Weaviate

在这里插入图片描述



关于 Weaviate

Weaviate is a cloud-native, open source vector database that is robust, fast, and scalable.


核心功能

在这里插入图片描述


部署方式

Multiple deployment options are available to cater for different users and use cases.

All options offer vectorizer and RAG module integration.

在这里插入图片描述


使用场景

Weaviate is flexible and can be used in many contexts and scenarios.

在这里插入图片描述


快速上手 (Python)

参考:https://weaviate.io/developers/weaviate/quickstart


1、创建 Weaviate 数据库

你可以在 Weaviate Cloud Services (WCS). 创建一个免费的 cloud sandbox 实例

方式如:https://weaviate.io/developers/wcs/quickstart

从WCS 的Details tab 拿到 API keyURL


2、安装

使用 v4 client, Weaviate 1.23.7 及以上:

pip install -U weaviate-client

使用 v3

pip install "weaviate-client==3.*"

3、连接到 Weaviate

使用步骤一拿到的 API Key 和 URL,以及 OpenAI 的推理 API Key:https://platform.openai.com/signup


运行以下代码:

V4

import weaviate
import weaviate.classes as wvc
import os
import requests
import json

client = weaviate.connect_to_wcs(
    cluster_url=os.getenv("WCS_CLUSTER_URL"),
    auth_credentials=weaviate.auth.AuthApiKey(os.getenv("WCS_API_KEY")),
    headers={
        "X-OpenAI-Api-Key": os.environ["OPENAI_APIKEY"]  # Replace with your inference API key
    }
)

try:
    pass # Replace with your code. Close client gracefully in the finally block.

finally:
    client.close()  # Close client gracefully

V3

import weaviate
import json

client = weaviate.Client(
    url = "https://some-endpoint.weaviate.network",  # Replace with your endpoint
    auth_client_secret=weaviate.auth.AuthApiKey(api_key="YOUR-WEAVIATE-API-KEY"),  # Replace w/ your Weaviate instance API key
    additional_headers = {
        "X-OpenAI-Api-Key": "YOUR-OPENAI-API-KEY"  # Replace with your inference API key
    }
)

4、定义数据集

Next, we define a data collection (a “class” in Weaviate) to store objects in.

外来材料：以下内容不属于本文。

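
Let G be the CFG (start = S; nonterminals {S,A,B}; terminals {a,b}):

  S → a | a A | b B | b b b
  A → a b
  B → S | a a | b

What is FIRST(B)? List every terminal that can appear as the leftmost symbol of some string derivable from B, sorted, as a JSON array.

Compute FIRST by fixpoint:
iter 1:
  A via A→a b: +{a}
  B via B→a a: +{a}
  B via B→b: +{b}
  S via S→a: +{a}
  S via S→b B: +{b}
  S: {a,b}  A: {a}  B: {a,b}
iter 2: — fixpoint
  S: {a,b}  A: {a}  B: {a,b}

FIRST(B) = ["a", "b"]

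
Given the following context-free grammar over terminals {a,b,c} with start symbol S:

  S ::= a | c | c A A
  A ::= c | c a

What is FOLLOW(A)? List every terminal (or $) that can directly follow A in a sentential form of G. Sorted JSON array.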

This is analogous to creating a table in relational (SQL) databases.


The following code:

  • Configures a class object with:
    • Name Question
    • Vectorizer module text2vec-openai
    • Generative module generative-openai
  • Then creates the class.

V4

    questions = client.collections.create(
        name="Question",
        vectorizer_config=wvc.config.Configure.Vectorizer.text2vec_openai(),  # If set to "none" you must always provide vectors yourself. Could be any other "text2vec-*" also.
        generative_config=wvc.config.Configure.Generative.openai()  # Ensure the `generative-openai` module is used for generative queries
    )

V3

class_obj = {
    "class": "Question",
    "vectorizer": "text2vec-openai",  # If set to "none" you must always provide vectors yourself. Could be any other "text2vec-*" also.
    "moduleConfig": {
        "text2vec-openai": {},
        "generative-openai": {}  # Ensure the `generative-openai` module is used for generative queries
    }
}

client.schema.create_class(class_obj)

5、添加对象

You can now add objects to Weaviate. You will be using a batch import (read more) process for maximum efficiency.

The guide covers using the vectorizer defined for the class to create a vector embedding for each object.


The above code:

  • Loads objects, and
  • Adds objects to the target class (Question) one by one.

V4

    resp = requests.get('https://raw.githubusercontent.com/weaviate-tutorials/quickstart/main/data/jeopardy_tiny.json')
    data = json.loads(resp.text)  # Load data

    question_objs = list()
    for i, d in enumerate(data):
        question_objs.append({
            "answer": d["Answer"],
            "question": d["Question"],
            "category": d["Category"],
        })

    questions = client.collections.get("Question")
    questions.data.insert_many(question_objs)  # This uses batching under the hood

V3

import requests
import json
resp = requests.get('https://raw.githubusercontent.com/weaviate-tutorials/quickstart/main/data/jeopardy_tiny.json')
data = json.loads(resp.text)  # Load data

client.batch.configure(batch_size=100)  # Configure batch
with client.batch as batch:  # Initialize a batch process
    for i, d in enumerate(data):  # Batch import data
        print(f"importing question: {i+1}")
        properties = {
            "answer": d["Answer"],
            "question": d["Question"],
            "category": d["Category"],
        }
        batch.add_data_object(
            data_object=properties,
            class_name="Question"
        )

6、查询

1)Semantic search

Let’s start with a similarity search. A nearText search looks for objects in Weaviate whose vectors are most similar to the vector for the given input text.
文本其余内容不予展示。